26 février 2008

Oui aux ruptures nécessaires, non à la transgression permanente !, par Nicolas Dupont-Aignan

A l’usage, il apparaît de plus en plus clairement que le président de la République ne peut s’empêcher d’exercer son mandat sur le mode d’un pouvoir très personnel et presque toujours à la limite de la transgression.

Transgression des usages républicains, des lois non-écrites de notre démocratie, des principes généraux parmi les plus consensuels,… comme si cette volonté de rupture, incontestable chez le président (et dont il faut encore attendre pour en mesurer les résultats concrets), ne pouvait s’exprimer que de manière systématiquement provocatrice et parfois même franchement transgressive.

Cette manie de la transgression, légitimement inquiétante pour une part croissante de nos concitoyens, s’est ainsi manifestée à propos de la réintégration de la France dans l’OTAN, de la scientologie et de la laïcité, de la Shoah, du salaire présidentiel, ou encore de l’échange de mots au salon de l’agriculture. Sur tous ces dossiers, pour certains essentiels, Nicolas Sarkozy est allé dans la mauvaise direction et avec une brutalité qui, quoi qu’il s’imagine, ne le rapproche pas des Français mais l’éloigne au contraire de la mission présidentielle qu’ils lui ont confiée.

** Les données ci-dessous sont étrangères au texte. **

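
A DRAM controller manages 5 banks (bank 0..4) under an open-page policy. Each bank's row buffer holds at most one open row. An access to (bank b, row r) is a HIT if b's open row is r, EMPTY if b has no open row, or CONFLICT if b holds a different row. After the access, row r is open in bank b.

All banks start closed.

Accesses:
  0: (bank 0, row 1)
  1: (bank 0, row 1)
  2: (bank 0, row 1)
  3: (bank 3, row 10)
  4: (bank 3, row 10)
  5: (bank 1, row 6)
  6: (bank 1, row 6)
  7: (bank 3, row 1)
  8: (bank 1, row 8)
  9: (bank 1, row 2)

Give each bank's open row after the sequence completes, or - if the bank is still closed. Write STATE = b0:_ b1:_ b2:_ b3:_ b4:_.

#0 (0,1) E
#1 (0,1) H  (was 1)
#2 (0,1) H  (was 1)
#3 (3,10) E
#4 (3,10) H  (was 10)
#5 (1,6) E
#6 (1,6) H  (was 6)
#7 (3,1) C  (was 10)
#8 (1,8) C  (was 6)
#9 (1,2) C  (was 8)

STATE = b0:1 b1:2 b2:- b3:1 b4:-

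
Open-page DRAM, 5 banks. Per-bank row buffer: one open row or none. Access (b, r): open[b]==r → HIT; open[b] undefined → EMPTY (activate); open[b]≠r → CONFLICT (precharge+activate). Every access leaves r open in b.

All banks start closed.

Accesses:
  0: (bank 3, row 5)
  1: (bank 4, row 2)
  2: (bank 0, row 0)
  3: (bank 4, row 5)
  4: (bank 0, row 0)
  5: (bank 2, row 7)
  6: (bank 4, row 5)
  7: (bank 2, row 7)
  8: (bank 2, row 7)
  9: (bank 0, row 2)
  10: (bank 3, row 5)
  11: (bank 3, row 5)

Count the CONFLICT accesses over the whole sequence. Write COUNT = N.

step 0: bank3 None->5 [EMPTY]
step 1: bank4 None->2 [EMPTY]
step 2: bank0 None->0 [EMPTY]
step 3: bank4 2->5 [CONFLICT]
step 4: bank0 0->0 [HIT]
step 5: bank2 None->7 [EMPTY]
step 6: bank4 5->5 [HIT]
step 7: bank2 7->7 [HIT]
step 8: bank2 7->7 [HIT]
step 9: bank0 0->2 [CONFLICT]
step 10: bank3 5->5 [HIT]
step 11: bank3 5->5 [HIT]

COUNT = 2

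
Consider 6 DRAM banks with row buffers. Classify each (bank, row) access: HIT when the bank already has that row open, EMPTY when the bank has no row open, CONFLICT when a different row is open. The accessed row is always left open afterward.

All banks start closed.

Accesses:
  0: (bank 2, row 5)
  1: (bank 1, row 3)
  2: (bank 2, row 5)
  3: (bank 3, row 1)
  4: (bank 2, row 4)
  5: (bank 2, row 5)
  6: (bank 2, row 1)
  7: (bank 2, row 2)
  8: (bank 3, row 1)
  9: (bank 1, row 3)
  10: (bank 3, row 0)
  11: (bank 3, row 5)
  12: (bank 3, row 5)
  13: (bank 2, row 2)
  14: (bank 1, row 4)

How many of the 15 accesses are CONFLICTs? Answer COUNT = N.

COUNT = 7

0: bank 2 row 5 — prev None → EMPTY
1: bank 1 row 3 — prev None → EMPTY
2: bank 2 row 5 — prev 5 → HIT
3: bank 3 row 1 — prev None → EMPTY
4: bank 2 row 4 — prev 5 → CONFLICT
5: bank 2 row 5 — prev 4 → CONFLICT
6: bank 2 row 1 — prev 5 → CONFLICT
7: bank 2 row 2 — prev 1 → CONFLICT
8: bank 3 row 1 — prev 1 → HIT
9: bank 1 row 3 — prev 3 → HIT
10: bank 3 row 0 — prev 1 → CONFLICT
11: bank 3 row 5 — prev 0 → CONFLICT
12: bank 3 row 5 — prev 5 → HIT
13: bank 2 row 2 — prev 2 → HIT
14: bank 1 row 4 — prev 3 → CONFLICT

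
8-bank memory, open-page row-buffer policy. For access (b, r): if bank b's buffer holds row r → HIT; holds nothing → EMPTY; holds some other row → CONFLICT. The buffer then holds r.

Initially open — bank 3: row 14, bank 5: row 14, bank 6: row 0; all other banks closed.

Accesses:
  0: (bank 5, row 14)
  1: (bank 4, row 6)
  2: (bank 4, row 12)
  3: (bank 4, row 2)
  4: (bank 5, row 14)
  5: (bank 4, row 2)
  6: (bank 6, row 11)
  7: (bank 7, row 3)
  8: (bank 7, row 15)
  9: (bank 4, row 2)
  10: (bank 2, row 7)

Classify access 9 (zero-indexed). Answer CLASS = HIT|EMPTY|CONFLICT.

CLASS = HIT

#0 (5,14) H  (was 14)
#1 (4,6) E
#2 (4,12) C  (was 6)
#3 (4,2) C  (was 12)
#4 (5,14) H  (was 14)
#5 (4,2) H  (was 2)
#6 (6,11) C  (was 0)
#7 (7,3) E
#8 (7,15) C  (was 3)
#9 (4,2) H  (was 2)
#10 (2,7) E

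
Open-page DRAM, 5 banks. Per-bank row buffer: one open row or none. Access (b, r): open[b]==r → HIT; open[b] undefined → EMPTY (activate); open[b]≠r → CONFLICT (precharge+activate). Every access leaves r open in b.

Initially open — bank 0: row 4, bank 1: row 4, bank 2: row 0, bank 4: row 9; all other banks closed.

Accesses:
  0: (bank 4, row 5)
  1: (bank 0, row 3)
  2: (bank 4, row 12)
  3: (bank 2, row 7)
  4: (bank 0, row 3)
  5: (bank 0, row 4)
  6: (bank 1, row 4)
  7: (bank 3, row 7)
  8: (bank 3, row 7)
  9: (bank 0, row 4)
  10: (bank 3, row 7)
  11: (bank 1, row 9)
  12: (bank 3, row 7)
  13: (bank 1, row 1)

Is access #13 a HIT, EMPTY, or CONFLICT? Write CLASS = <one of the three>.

CLASS = CONFLICT

0: bank 4 row 5 — prev 9 → CONFLICT
1: bank 0 row 3 — prev 4 → CONFLICT
2: bank 4 row 12 — prev 5 → CONFLICT
3: bank 2 row 7 — prev 0 → CONFLICT
4: bank 0 row 3 — prev 3 → HIT
5: bank 0 row 4 — prev 3 → CONFLICT
6: bank 1 row 4 — prev 4 → HIT
7: bank 3 row 7 — prev None → EMPTY
8: bank 3 row 7 — prev 7 → HIT
9: bank 0 row 4 — prev 4 → HIT
10: bank 3 row 7 — prev 7 → HIT
11: bank 1 row 9 — prev 4 → CONFLICT
12: bank 3 row 7 — prev 7 → HIT
13: bank 1 row 1 — prev 9 → CONFLICT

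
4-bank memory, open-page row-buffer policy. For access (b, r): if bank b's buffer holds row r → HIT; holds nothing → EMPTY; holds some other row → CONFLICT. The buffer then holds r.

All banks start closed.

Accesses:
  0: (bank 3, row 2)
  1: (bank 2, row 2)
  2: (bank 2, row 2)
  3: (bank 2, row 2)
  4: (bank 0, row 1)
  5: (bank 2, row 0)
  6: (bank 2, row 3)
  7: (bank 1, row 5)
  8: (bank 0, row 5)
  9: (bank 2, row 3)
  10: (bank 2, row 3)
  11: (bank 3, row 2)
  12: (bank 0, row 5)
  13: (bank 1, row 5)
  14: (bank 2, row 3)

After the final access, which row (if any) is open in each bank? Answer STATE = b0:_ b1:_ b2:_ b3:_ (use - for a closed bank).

STATE = b0:5 b1:5 b2:3 b3:2

  [0] b3 r2: no row ⇒ E
  [1] b2 r2: no row ⇒ E
  [2] b2 r2: had r2 ⇒ H
  [3] b2 r2: had r2 ⇒ H
  [4] b0 r1: no row ⇒ E
  [5] b2 r0: had r2 ⇒ C
  [6] b2 r3: had r0 ⇒ C
  [7] b1 r5: no row ⇒ E
  [8] b0 r5: had r1 ⇒ C
  [9] b2 r3: had r3 ⇒ H
  [10] b2 r3: had r3 ⇒ H
  [11] b3 r2: had r2 ⇒ H
  [12] b0 r5: had r5 ⇒ H
  [13] b1 r5: had r5 ⇒ H
  [14] b2 r3: had r3 ⇒ H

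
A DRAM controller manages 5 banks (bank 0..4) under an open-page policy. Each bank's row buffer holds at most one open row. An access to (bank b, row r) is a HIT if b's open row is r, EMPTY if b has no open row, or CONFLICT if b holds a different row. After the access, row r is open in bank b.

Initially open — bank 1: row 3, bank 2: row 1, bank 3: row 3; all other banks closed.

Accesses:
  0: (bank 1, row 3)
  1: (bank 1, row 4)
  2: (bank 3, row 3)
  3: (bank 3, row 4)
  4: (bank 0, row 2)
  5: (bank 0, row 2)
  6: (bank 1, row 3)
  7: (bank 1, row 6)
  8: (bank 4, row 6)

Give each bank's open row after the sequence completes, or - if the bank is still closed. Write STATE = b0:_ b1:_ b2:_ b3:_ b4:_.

STATE = b0:2 b1:6 b2:1 b3:4 b4:6

step 0: bank1 3->3 [HIT]
step 1: bank1 3->4 [CONFLICT]
step 2: bank3 3->3 [HIT]
step 3: bank3 3->4 [CONFLICT]
step 4: bank0 None->2 [EMPTY]
step 5: bank0 2->2 [HIT]
step 6: bank1 4->3 [CONFLICT]
step 7: bank1 3->6 [CONFLICT]
step 8: bank4 None->6 [EMPTY]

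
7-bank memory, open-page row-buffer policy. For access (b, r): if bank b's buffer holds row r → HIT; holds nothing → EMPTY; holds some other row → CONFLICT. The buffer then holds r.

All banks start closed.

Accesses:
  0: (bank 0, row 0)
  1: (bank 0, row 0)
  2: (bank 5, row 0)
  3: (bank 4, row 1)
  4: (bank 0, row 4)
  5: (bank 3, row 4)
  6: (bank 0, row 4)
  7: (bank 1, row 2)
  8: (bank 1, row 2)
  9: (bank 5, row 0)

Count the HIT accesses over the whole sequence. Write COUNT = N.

COUNT = 4

  [0] b0 r0: no row ⇒ E
  [1] b0 r0: had r0 ⇒ H
  [2] b5 r0: no row ⇒ E
  [3] b4 r1: no row ⇒ E
  [4] b0 r4: had r0 ⇒ C
  [5] b3 r4: no row ⇒ E
  [6] b0 r4: had r4 ⇒ H
  [7] b1 r2: no row ⇒ E
  [8] b1 r2: had r2 ⇒ H
  [9] b5 r0: had r0 ⇒ H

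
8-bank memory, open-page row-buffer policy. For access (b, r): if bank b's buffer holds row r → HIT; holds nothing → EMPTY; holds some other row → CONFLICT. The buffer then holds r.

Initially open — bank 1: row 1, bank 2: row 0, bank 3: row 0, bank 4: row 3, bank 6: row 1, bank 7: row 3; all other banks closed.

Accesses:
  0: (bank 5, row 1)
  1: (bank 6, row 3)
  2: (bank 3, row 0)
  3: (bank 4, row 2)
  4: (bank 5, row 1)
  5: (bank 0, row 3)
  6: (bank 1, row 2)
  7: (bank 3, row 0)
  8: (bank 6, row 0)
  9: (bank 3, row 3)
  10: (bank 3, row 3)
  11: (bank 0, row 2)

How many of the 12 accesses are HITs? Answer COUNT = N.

COUNT = 4

#0 (5,1) E
#1 (6,3) C  (was 1)
#2 (3,0) H  (was 0)
#3 (4,2) C  (was 3)
#4 (5,1) H  (was 1)
#5 (0,3) E
#6 (1,2) C  (was 1)
#7 (3,0) H  (was 0)
#8 (6,0) C  (was 3)
#9 (3,3) C  (was 0)
#10 (3,3) H  (was 3)
#11 (0,2) C  (was 3)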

Transgression aussi lors de la ratification parlementaire du traité de Lisbonne, cette Constitution européenne refusée par le suffrage universel et à peine remaquillée : Nicolas Sarkozy était l’homme tout désigné pour bafouer la voix du peuple exprimée deux ans plus tôt. Une « divine surprise » pour les élites, politiques, économiques et médiatiques, ravies de laisser ainsi à ce président toujours en première ligne la responsabilité d’un « sale boulot » qu’elles répugnaient à endosser elles-mêmes devant les Français. Souvenons-nous ainsi du « lâche soulagement » que trahirent les propos de François Hollande, déclarant que le PS n’avait pas à s’opposer à la ratification parlementaire au prétexte que Nicolas Sarkozy avait été légitimement élu à la présidence de la République. Argument bien entendu inepte et parfaitement hypocrite, car à ce compte-là le PS n’aurait aucune légitimité à s’opposer à la majorité sur aucun dossier, ce qu’il ne se prive pourtant pas de faire sur la plupart des réformes…

Aujourd’hui cette tentation élyséenne de la transgression s’applique à la censure partielle par le Conseil constitutionnel de la loi de rétention de sûreté, lui interdisant tout effet rétroactif. Les élites, hier complaisamment silencieuses sur la remise en cause du résultat référendaire de 2005, poussent tout à coup des cris d’orfraie parce que le président veut à juste titre parvenir à la prise en charge durable des criminels pathologiques.

Mais ce n’est pas parce que Nicolas Sarkozy propose une mauvaise solution (le contournement du Conseil constitutionnel) qu’il ne pose pas un vrai problème. Son style provocateur risque ici d’enfermer ce vrai problème dans une alternative en forme d’impasse : soit prendre ses aises avec l’Etat de droit, soit laisser dans la nature des prédateurs qui n’attendent que de recommencer.

Cette opposition stérile doit conduire d’urgence à mieux poser le problème : ce qui manque à notre pays, c’est d’une part une Justice suffisamment dotée de moyens (par habitant, ils sont actuellement moitié inférieurs à ceux de la Grande-Bretagne !) et la reconstruction de fond en comble d’un système psychiatrique apte aussi à traiter les criminels malfaisants, lorsque c’est possible.

Ainsi, à force de focaliser l’attention sur la manière, on en oublierait le fond : la nécessité de plaider avec sérieux cette réforme, de délimiter rigoureusement les populations auxquelles elle devra s’appliquer, de lui allouer les moyens humains et matériels qui font tant défaut.
On peut suivre Nicolas Sarkozy sur certaines de ses intuitions de rupture, mais il est indispensable qu’il rompe avec lui-même, avec sa tendance permanente à la transgression qui non seulement n’est pas la condition des réformes, mais en est bien souvent l’ennemie.